The Winnipeg sculptor, painter, and collage artist Marcel Dzama’s eclectic choices for his top ten range from avant-garde underwater shorts (Painlevé) to noir (The Third Man) to New Wave (The Fire Within) to contemporary experimental (Guy Maddin). Dzama’s work has shown at the MoMA and the Whitney in New York, and he has designed album covers for Beck and They Might Be Giants.
Image at left: Opposition and Sister Squares Reconciled (detail)
Vitaly Halberstadt, Marcel Duchamp, Marcel Dzama
Salon Edition, 2010
Watercolor, ink, and graphite on piano scroll
Two sections of scroll
Overall: 22½ x 30¼ inches
57.2 × 76.8 cm
Each: 11¼ x 15 1/8 inches
28.6 × 38.4 cm
Courtesy of the artist and David Zwirner, New York
What can I say about The Third Man that hasn’t already been said? This is the first film that made me look at movies in a new way. It made me fall in love with everything about them. You’ve got to hand it to Carol Reed for making a movie that is all about a character (Harry Lime, played by Orson Welles) who doesn’t even show up until three-quarters of the way in. The Anton Karas score remains one of the best ever for a film. I bought a zither just to learn to play Harry Lime’s theme. If I’m having a hard time getting into working, I often put The Third Man on in the background, as it always puts me in a mysterious and creative mood. The music is truly upbeat.
I saw this film in its original run, with foley artists, a live orchestra, and live narration by Crispin Glover, which was a profoundly unique cinematic experience. It is not often you see modern filmmakers experimenting with older techniques and to such great effect. Seeing it again on DVD, I found it equally incredible; its story about a fictional Guy Maddin is compelling. Guy has been a real influence on my film work, and his films just seem to get better and better. As a fellow Winnipegger, I can truly say that Canadians are very lucky to have him.
It was a struggle for me to choose just one Louis Malle film, so I chose two to count as one. This one is particularly exceptional, thanks in part to the amazing performance by Maurice Ronet. Pushed by Malle to lose forty pounds, Ronet gave a hard, hopeless portrayal of a despondent and suicidal man saying good-bye to his disdainful and shallow youth. Though he originally shot the film in color, Malle switched to black and white to more accurately depict the subject matter. Listening to the commentary, I learned that Malle used this film as a sort of exorcism for himself, feeling that he had already done everything at such a young age. Deeply personal, it was his favorite of his own films.
The other Louis Malle I chose, my favorite of his and the first one I saw. I was lucky enough to take a class on Malle in university, and so I was exposed to this great filmmaker at a young age. This is by far the best coming-of-age story I have ever seen. The incestuous mother/son relationship is surprisingly underplayed and comical. In a scenario that would otherwise be shocking, Malle doesn’t judge his characters, he just tells their story. Also notable is the beautiful Dizzy Gillespie and Charlie Parker soundtrack. A wonderful, rare movie.

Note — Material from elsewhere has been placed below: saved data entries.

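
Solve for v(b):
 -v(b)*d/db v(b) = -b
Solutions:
 v(b) = -sqrt(C1 + b^2)
 v(b) = sqrt(C1 + b^2)


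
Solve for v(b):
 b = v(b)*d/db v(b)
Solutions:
 v(b) = -sqrt(C1 + b^2)
 v(b) = sqrt(C1 + b^2)


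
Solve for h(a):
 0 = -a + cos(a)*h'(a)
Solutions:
 h(a) = C1 + Integral(a/cos(a), a)


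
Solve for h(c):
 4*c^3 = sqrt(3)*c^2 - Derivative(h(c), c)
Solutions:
 h(c) = C1 - c^4 + sqrt(3)*c^3/3


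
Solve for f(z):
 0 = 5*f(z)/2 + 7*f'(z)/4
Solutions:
 f(z) = C1*exp(-10*z/7)


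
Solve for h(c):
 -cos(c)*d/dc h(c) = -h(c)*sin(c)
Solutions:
 h(c) = C1/cos(c)


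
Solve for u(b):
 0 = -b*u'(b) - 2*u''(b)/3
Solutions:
 u(b) = C1 + C2*erf(sqrt(3)*b/2)


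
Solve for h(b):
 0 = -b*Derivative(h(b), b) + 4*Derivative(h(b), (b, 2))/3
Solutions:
 h(b) = C1 + C2*erfi(sqrt(6)*b/4)


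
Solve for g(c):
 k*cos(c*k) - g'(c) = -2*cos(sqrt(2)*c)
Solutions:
 g(c) = C1 + sqrt(2)*sin(sqrt(2)*c) + sin(c*k)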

Another coming-of-age story, this one is about a young boy sent to live with relatives in the countryside when his mother is unable to take care of him anymore after falling ill with TB. The boy, Ingemar, barks like a dog to avoid difficult situations. He is too young to face his predicament and very sweetly navigates his way through an eccentric cast of characters in a small Swedish town. A really loving and heartwarming tale with an amazing performance by a young Anton Glanzelius.
Buñuel brilliantly satirizes the bourgeoisie in this disturbing yet hilarious film, which feels completely timeless.
The fifteen-minute ballet sequence is so unforgettable. The cinematography is rich in a painterly, reddish-hued Technicolor. I resisted seeing this movie for years, thinking I wouldn’t be into it, but ended up completely absorbed and fascinated. Now I’ve seen it many times and still can’t get over how amazing it is. The ballerina played by Moira Shearer is torn between two men, and strangely, it’s the villain who I find myself rooting for.
The best music documentary ever made, period. It is history on film chronicling the end of the sixties. Watch it all fall apart before your eyes.
In my drawings, I’ve been basing characters on Peter Lorre ever since seeing M. There is something so intriguing about a pathetic character. And no one has ever been this villainous and pitiful. He is one of my all-time favorite screen characters. I still get alarmed if I hear someone whistling “In the Hall of the Mountain King.”
Jean Painlevé’s twenty-three shorts feel like they are from another planet. They are beautifully dreamlike; I watch them anytime I need inspiration.
A real classic, perfectly executed by Ernst Lubitsch. Don Ameche gives a winning performance as a man trying to get permission to enter the gates of hell. Laird Cregar’s Satan is lovable and makes eternal damnation seem not such a bad fate. I can appreciate an imaginative, feel-good film about Satan.